Over time, the value of all the different components of your investment portfolio will change in value – some will go up faster than others, and at some times they will go down. Portfolio rebalancing is when you reset your asset allocations to bring them back in line with your intentions – locking in profit of the components which have outperformed, and making sure your portfolio is not accidentally “overweight” in certain areas.
For example, if you wanted to allocate 10% of your total portfolio to a certain fund, sector, or geography and it does significantly better than the other parts of your portfolio, you might discover that you’ve actually now got 20% (or any other amount) of your portfolio invested into that certain fund, sector, or geography. Rebalancing your portfolio is when you re-allocate your assets in accordance with the financial plan you’ve built, to make sure it stays on track. This is particularly important if you are following a recommended strategy, such as the ones suggested by Investors Trust here: https://www.investors-trust.com/products/fund-platform/fund-strategies/
To keep the strategy optimised, you’ll need to regularly – not necessarily frequently, but certainly don’t leave it too long without checking it – rebalance your portfolio to make sure it stays in line with the strategy that you’ve either built, or chosen to follow.

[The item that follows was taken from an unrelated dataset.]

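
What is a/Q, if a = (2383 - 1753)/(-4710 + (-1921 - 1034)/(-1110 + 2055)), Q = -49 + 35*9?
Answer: -2835/5641613 ≈ -0.00050252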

If you don’t, then you’re not actually following that strategy at all, because your asset allocation is gradually changing away from your original planned strategy as time rolls on and values change.
An optimum strategy would be to pick an interval you’re comfortable with – perhaps monthly, quarterly, or half-yearly – to check your current asset allocation, and reset it if it’s more than a couple of percent away from your original plan. You can do this up to 15 times per year, at no cost.